New MLP Bill: Can MLPs Reduce the Cost of Capital for Solar/Wind?

New MLP Bill: Can MLPs Reduce the Cost of Capital for Solar/Wind?

A new, bipartisan bill to expand the list of assets that can be dumped into a master limited partnership -- MLP -- was introduced today.  Find the bill here.

The solar/wind/geothermal industry has been pushing for the change in how investors in renewable energy projects access a tax-advantageous structure that currently is limited for the most part to fossil fuel-based energy projects.  In fact, similar bills have been introduced in the past.  See the 2013 version here.

But, does it advance the ball for renewables?  That is, does it reduce the cost of capital?

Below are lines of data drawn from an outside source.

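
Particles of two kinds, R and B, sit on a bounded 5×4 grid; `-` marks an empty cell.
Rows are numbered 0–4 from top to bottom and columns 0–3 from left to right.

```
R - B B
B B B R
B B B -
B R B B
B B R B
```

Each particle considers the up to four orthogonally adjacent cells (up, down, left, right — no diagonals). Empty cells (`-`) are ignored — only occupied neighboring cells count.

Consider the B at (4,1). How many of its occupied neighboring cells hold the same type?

Occupied neighbors of (4,1): (3,1)=R, (4,0)=B, (4,2)=R.
Same type (B): 1 of 3.

1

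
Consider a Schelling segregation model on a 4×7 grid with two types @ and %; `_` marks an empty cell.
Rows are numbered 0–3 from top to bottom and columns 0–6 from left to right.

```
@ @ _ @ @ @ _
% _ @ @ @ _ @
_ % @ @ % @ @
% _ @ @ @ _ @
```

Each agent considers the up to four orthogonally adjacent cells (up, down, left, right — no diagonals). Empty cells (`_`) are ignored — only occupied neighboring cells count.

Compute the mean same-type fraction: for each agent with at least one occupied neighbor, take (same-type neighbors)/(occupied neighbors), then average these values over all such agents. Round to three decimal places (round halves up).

(0,0)@ 1/2
(0,1)@ 1/1
(0,3)@ 2/2
(0,4)@ 3/3
(0,5)@ 1/1
(1,0)% 0/1
(1,2)@ 2/2
(1,3)@ 4/4
(1,4)@ 2/3
(1,6)@ 1/1
(2,1)% 0/1
(2,2)@ 3/4
(2,3)@ 3/4
(2,4)% 0/4
(2,5)@ 1/2
(2,6)@ 3/3
(3,0)% — no occupied neighbors
(3,2)@ 2/2
(3,3)@ 3/3
(3,4)@ 1/2
(3,6)@ 1/1
Sum over 20 agents: 1/2 + 1/1 + 2/2 + 3/3 + 1/1 + 0/1 + 2/2 + 4/4 + 2/3 + 1/1 + 0/1 + 3/4 + 3/4 + 0/4 + 1/2 + 3/3 + 2/2 + 3/3 + 1/2 + 1/1 = 44/3; mean = 44/3 ÷ 20 = 11/15 = 0.733333… → 0.733.

0.733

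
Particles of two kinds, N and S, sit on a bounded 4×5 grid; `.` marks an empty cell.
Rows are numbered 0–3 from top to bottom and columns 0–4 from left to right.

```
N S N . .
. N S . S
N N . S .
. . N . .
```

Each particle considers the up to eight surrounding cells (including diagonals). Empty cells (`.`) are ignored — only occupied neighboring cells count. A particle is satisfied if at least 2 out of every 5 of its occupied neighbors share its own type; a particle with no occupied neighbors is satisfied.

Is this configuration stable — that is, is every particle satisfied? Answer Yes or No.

No

(0,0)N 1/2 ok
(0,1)S 1/4 unhappy
(0,2)N 1/3 unhappy
(1,1)N 4/6 ok
(1,2)S 2/5 ok
(1,4)S 1/1 ok
(2,0)N 2/2 ok
(2,1)N 3/4 ok
(2,3)S 2/3 ok
(3,2)N 1/2 ok
For instance (0,1) has only 1/4 same-type neighbors, below 2/5.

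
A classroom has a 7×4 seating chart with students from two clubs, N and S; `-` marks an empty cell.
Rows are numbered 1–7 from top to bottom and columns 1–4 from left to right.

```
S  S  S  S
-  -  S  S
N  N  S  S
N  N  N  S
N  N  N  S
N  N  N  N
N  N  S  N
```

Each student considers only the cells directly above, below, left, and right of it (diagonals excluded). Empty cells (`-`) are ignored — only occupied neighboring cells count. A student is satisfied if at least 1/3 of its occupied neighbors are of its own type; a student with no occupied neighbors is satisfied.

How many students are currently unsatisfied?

Row 1: (1,1)S 1/1 ✓ · (1,2)S 2/2 ✓ · (1,3)S 3/3 ✓ · (1,4)S 2/2 ✓
Row 2: (2,3)S 3/3 ✓ · (2,4)S 3/3 ✓
Row 3: (3,1)N 2/2 ✓ · (3,2)N 2/3 ✓ · (3,3)S 2/4 ✓ · (3,4)S 3/3 ✓
Row 4: (4,1)N 3/3 ✓ · (4,2)N 4/4 ✓ · (4,3)N 2/4 ✓ · (4,4)S 2/3 ✓
Row 5: (5,1)N 3/3 ✓ · (5,2)N 4/4 ✓ · (5,3)N 3/4 ✓ · (5,4)S 1/3 ✓
Row 6: (6,1)N 3/3 ✓ · (6,2)N 4/4 ✓ · (6,3)N 3/4 ✓ · (6,4)N 2/3 ✓
Row 7: (7,1)N 2/2 ✓ · (7,2)N 2/3 ✓ · (7,3)S 0/3 ✗ · (7,4)N 1/2 ✓
Unsatisfied: (7,3) — 1 in total.

1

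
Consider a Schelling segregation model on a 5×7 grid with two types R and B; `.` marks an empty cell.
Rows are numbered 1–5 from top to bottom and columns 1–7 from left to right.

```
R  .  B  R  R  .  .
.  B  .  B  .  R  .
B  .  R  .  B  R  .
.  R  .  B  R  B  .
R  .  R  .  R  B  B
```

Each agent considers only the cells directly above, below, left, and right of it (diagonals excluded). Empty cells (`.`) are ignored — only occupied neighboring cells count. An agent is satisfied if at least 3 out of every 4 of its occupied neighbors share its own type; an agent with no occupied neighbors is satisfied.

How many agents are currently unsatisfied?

Row 1: (1,1)R 0/0 satisfied · (1,3)B 0/1 not · (1,4)R 1/3 not · (1,5)R 1/1 satisfied
Row 2: (2,2)B 0/0 satisfied · (2,4)B 0/1 not · (2,6)R 1/1 satisfied
Row 3: (3,1)B 0/0 satisfied · (3,3)R 0/0 satisfied · (3,5)B 0/2 not · (3,6)R 1/3 not
Row 4: (4,2)R 0/0 satisfied · (4,4)B 0/1 not · (4,5)R 1/4 not · (4,6)B 1/3 not
Row 5: (5,1)R 0/0 satisfied · (5,3)R 0/0 satisfied · (5,5)R 1/2 not · (5,6)B 2/3 not · (5,7)B 1/1 satisfied
Unsatisfied: (1,3), (1,4), (2,4), (3,5), (3,6), (4,4), (4,5), (4,6), (5,5), (5,6) — 10 in total.

10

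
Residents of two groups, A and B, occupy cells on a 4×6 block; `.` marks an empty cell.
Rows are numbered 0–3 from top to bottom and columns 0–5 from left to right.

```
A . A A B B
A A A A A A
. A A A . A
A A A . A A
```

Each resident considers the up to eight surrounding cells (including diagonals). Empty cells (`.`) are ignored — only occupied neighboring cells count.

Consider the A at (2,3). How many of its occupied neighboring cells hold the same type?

6

Occupied neighbors of (2,3): (1,2)=A, (1,3)=A, (1,4)=A, (2,2)=A, (3,2)=A, (3,4)=A.
Same type (A): 6 of 6.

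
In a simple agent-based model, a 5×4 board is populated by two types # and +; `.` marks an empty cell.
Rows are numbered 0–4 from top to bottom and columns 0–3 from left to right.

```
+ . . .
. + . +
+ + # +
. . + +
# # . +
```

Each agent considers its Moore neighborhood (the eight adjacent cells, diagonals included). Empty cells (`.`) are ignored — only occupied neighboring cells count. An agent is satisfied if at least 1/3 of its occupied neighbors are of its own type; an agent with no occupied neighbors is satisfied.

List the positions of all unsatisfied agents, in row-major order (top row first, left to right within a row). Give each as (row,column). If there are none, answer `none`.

(2,2)

Row 0: (0,0)+ 1/1 satisfied
Row 1: (1,1)+ 3/4 satisfied · (1,3)+ 1/2 satisfied
Row 2: (2,0)+ 2/2 satisfied · (2,1)+ 3/4 satisfied · (2,2)# 0/6 not · (2,3)+ 3/4 satisfied
Row 3: (3,2)+ 4/6 satisfied · (3,3)+ 3/4 satisfied
Row 4: (4,0)# 1/1 satisfied · (4,1)# 1/2 satisfied · (4,3)+ 2/2 satisfied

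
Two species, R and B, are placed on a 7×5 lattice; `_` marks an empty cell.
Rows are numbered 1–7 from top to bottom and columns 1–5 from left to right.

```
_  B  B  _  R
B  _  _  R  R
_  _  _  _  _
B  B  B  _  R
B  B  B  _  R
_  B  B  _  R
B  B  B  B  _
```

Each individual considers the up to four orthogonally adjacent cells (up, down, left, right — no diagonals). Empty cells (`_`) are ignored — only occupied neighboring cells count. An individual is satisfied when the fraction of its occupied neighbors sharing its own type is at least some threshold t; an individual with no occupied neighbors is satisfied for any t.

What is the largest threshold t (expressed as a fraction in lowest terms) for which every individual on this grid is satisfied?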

A master limited partnership, or MLP, is a business structure that is taxed as a partnership.  This means that there is no corporate level tax on the MLP's income.  Instead, all tax items flow through the MLP to its owners, who pay tax on their shares of the MLP's income at their own rates.  

At the same time, an MLP's ownership interests (called units) are traded like corporate stock on an exchange.  This means that interests in MLPs are more liquid than interests in other types of renewable energy financing vehicles, such as tax equity partnerships.  The combination of both these factors means that businesses utilizing the MLP structure are able to access capital at a lower cost.

There is a problem, however, that the proponents of this expansion keep omitting (perhaps inadvertently) year after year.

Renewable power projects qualify for tax goodies from the federal government that can be worth upwards of 50% of a project's cost.  These projects qualify for healthy tax credits and the ability to write-off the project cost on an accelerated basis.

Project owners rarely have a tax bill high enough to offset with these tax benefits.  In an effort to monetize the tax credits and write-off, project owners often barter away much of the benefit for cash infusions from banks and other large companies into the company that owns the project.  These investors are known as tax-equity.

An MLP is not a replacement for tax-equity.  

While an MLP is a pass-through vehicle, meaning its tax attributes flow directly to shareholders, most shareholders cannot use the tax benefits.  Many of the investors in MLPs are institutional investors (e.g., pension funds) that are not taxpayers.  Most others are individuals.  Individuals do not make for good tax-equity investors because they can only use tax benefits against income from the project at issue, and even then, only to the extent of their equity invested.  The are limited by two separate limitations -- passive loss rules and at-risk rules.

The result is that traditional tax-equity is still required.

So, does an MLP reduce the cost of capital if traditional tax-equity is still involved?  Probably not.

Special rules, known as the Pickle Rules, will degrade the value of tax benefits to tax-equity where non-taxpayers (pension funds, university endowments, etc.) are MLP shareholders.  Investment credits will be disallowed and tax write-offs will be slowed down to the extent of the high water mark of the interest these non-taxpayers hold in the project. 

To address these issues, the MLP Parity Act could be amended to turn off the Pickle Rules and the rules that make it hard for individual investors to claim tax benefits from renewable projects, in cases where the projects are owned by MLPs.